Jowls are a common facial feature associated with aging, defined by the sagging skin and tissue that descends along the lower jawline. They represent a change in the youthful contour of the face, often resulting in a less defined and more tired appearance. Their development is a natural, progressive process influenced by complex biological and environmental factors. Understanding the location and causes of jowls is the first step in exploring options for management and rejuvenation.
The Anatomy of Jowls
Jowls are located on the lower third of the face, appearing as loose tissue that drapes over the mandibular border, specifically lateral to the chin and extending towards the corners of the mouth. This area of descent is distinct from the submental region, which is the tissue directly under the chin commonly referred to as a “double chin.”
The formation of the jowl is closely linked to the complex attachments in the lower face. The tissue hangs over the mandibular ligament, a deep structure where the platysma and other lower lip depressor muscles anchor to the jawbone. The jowl area is comprised of superior and inferior fat pads, separated from the neck fat by the mandibular septum. This location has the most mobility, allowing the tissue to slide downward over the bone as elasticity declines.
Why Jowls Appear
The appearance of jowls results from a cumulative breakdown of facial architecture across multiple layers, including the skin, fat, muscle, and bone. A primary cause is the degradation of the skin’s structural proteins, collagen and elastin, which provide firmness and elasticity. Collagen production decreases starting in the mid-twenties, leading to a gradual loss of the skin’s ability to resist gravity and maintain its shape.
Changes in facial fat distribution further contribute to the sagging contour. The fat pads in the upper cheek, known as the malar fat pads, descend over time due to gravity and the loosening of retaining ligaments. This downward migration causes mid-face deflation and contributes to the accumulation of tissue along the lower jawline. Fat deposits within the jowl area can also enlarge, exacerbating the visible bulge along the mandible.

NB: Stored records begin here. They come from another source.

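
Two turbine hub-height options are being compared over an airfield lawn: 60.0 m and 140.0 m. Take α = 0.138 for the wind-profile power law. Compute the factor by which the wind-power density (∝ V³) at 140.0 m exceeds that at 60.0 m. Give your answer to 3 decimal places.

1.420

Speed ratio: V_B/V_A = (z_B/z_A)^α = (140.0/60.0)^0.138 = (2.3333)^0.138 = 1.12404
Power-density ratio: P_B/P_A = (V_B/V_A)³ = (1.12404)³ = 1.42018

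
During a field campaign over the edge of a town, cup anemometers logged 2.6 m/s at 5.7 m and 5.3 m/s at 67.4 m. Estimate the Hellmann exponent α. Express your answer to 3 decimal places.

Power law: V₂/V₁ = (z₂/z₁)^α ⇒ α = ln(V₂/V₁) / ln(z₂/z₁)
α = ln(5.3/2.6) / ln(67.4/5.7) = ln(2.0385) / ln(11.8246)
  = 0.71220 / 2.47018 = 0.28832

α ≈ 0.288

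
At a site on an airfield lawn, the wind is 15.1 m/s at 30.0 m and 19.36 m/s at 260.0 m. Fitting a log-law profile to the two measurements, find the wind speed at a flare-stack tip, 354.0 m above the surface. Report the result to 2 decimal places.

Log law: V ∝ ln(z/z₀). From the pair, with r = V₁/V₂ = 0.77996,
ln z₀ = (ln z₁ − r·ln z₂)/(1 − r) = (3.4012 − 0.77996×5.5607)/0.22004 = -4.2533 → z₀ = 0.01422 m
V₃ = V₁ · ln(z₃/z₀)/ln(z₁/z₀) = 15.1 × 10.1226/7.6545 = 19.9688 m/s

19.97 m/s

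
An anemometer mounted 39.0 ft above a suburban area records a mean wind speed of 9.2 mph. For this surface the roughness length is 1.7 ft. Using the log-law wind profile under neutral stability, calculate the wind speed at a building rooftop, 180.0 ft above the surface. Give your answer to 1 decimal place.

Log law: V(z) ∝ ln(z/z₀), so V₂/V₁ = ln(z₂/z₀) / ln(z₁/z₀).
ln(180.0/1.7) = 4.6623, ln(39.0/1.7) = 3.1329
V₂ = 9.2 × 4.6623/3.1329 = 9.2 × 1.4882 = 13.6911 mph

13.7 mph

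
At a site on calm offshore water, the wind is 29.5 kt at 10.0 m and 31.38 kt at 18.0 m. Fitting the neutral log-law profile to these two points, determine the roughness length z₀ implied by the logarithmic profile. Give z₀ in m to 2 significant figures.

Log law: V(z) ∝ ln(z/z₀). With r = V₁/V₂ = 29.5/31.38 = 0.94009,
r · ln(z₂/z₀) = ln(z₁/z₀) ⇒ ln z₀ = (ln z₁ − r·ln z₂)/(1 − r)
ln z₀ = (2.30259 − 0.94009×2.89037) / 0.05991 = -6.9207
z₀ = exp(-6.9207) = 0.0009872 m

z₀ ≈ 0.00099 m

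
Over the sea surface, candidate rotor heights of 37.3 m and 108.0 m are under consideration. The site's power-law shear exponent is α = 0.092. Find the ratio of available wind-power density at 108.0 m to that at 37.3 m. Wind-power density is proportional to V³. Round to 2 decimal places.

Speed ratio: V_B/V_A = (z_B/z_A)^α = (108.0/37.3)^0.092 = (2.8954)^0.092 = 1.10275
Power-density ratio: P_B/P_A = (V_B/V_A)³ = (1.10275)³ = 1.34101

1.34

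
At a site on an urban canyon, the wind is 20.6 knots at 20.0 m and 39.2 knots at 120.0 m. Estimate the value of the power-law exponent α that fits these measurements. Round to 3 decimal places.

α ≈ 0.359

Power law: V₂/V₁ = (z₂/z₁)^α ⇒ α = ln(V₂/V₁) / ln(z₂/z₁)
α = ln(39.2/20.6) / ln(120.0/20.0) = ln(1.9029) / ln(6.0000)
  = 0.64339 / 1.79176 = 0.35908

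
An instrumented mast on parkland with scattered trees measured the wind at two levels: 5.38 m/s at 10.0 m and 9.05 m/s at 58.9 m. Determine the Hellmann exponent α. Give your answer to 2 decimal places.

α ≈ 0.29

Power law: V₂/V₁ = (z₂/z₁)^α ⇒ α = ln(V₂/V₁) / ln(z₂/z₁)
α = ln(9.05/5.38) / ln(58.9/10.0) = ln(1.6822) / ln(5.8900)
  = 0.52008 / 1.77326 = 0.29329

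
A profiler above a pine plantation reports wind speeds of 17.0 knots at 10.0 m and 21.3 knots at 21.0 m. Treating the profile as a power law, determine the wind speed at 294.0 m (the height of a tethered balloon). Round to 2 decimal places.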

Age-related bone reabsorption in the jawline and chin is another mechanism. The mandible loses volume and structural projection over the decades, which reduces the bony support for the overlying soft tissues. When the facial framework shrinks, the soft tissue is no longer held taut and glides forward and downward, collecting at the mandibular border. Lifestyle factors like sun exposure, smoking, and genetics can accelerate this entire process.
Non-Surgical Treatment Options
Minimally invasive options can effectively manage mild to moderate jowl formation without surgery. Protecting existing skin structure is foundational, involving daily use of broad-spectrum sun protection and topical retinoids to stimulate collagen production. For more noticeable laxity, energy-based devices can be used to tighten the skin.
Radiofrequency (RF) treatments use heat energy to warm the deeper layers of the skin, causing existing collagen fibers to contract while stimulating new collagen production. High-Intensity Focused Ultrasound (HIFU) delivers targeted sound waves to deeper tissue levels than RF, promoting collagen renewal and providing a subtle lifting effect. Combining microneedling with radiofrequency energy allows the heat to be delivered more precisely into the dermis, addressing both skin laxity and textural issues.
Injectable treatments offer another pathway to restore definition. Dermal fillers, typically hyaluronic acid, can be placed strategically along the jawline to fill the crease immediately in front of the jowl, known as the prejowl sulcus, creating a smoother, more continuous line. If the jowl is composed of excess fat, fat-dissolving injections containing deoxycholic acid can be used to permanently destroy a portion of those fat cells, reducing the overall volume.
Surgical and Advanced Interventions
For individuals with pronounced jowl development and significant skin redundancy, surgical interventions offer the most dramatic and long-lasting correction. The gold standard procedure is a surgical facelift, or rhytidectomy, which addresses the deeper structural layer of the face. This surgery involves repositioning the Superficial Musculoaponeurotic System (SMAS), a layer of muscle and connective tissue beneath the skin, to lift and restore the soft tissues to a more youthful position.
A neck lift, or cervicoplasty, is often performed with a facelift if tissue laxity extends significantly below the jawline into the neck. This procedure tightens the platysma muscle and removes excess skin from the neck, completing the contouring of the lower face.
For those seeking a less extensive procedure, a thread lift presents a temporary, minimally invasive option. Thread lifts involve inserting specialized sutures, often made of materials like Poly-L-Lactic Acid (PLLA), beneath the skin to mechanically lift the sagging tissue. These threads have small barbs or cones that grip the subcutaneous tissue, providing a subtle upward pull on the jowl and stimulating collagen production for longer-term firmness.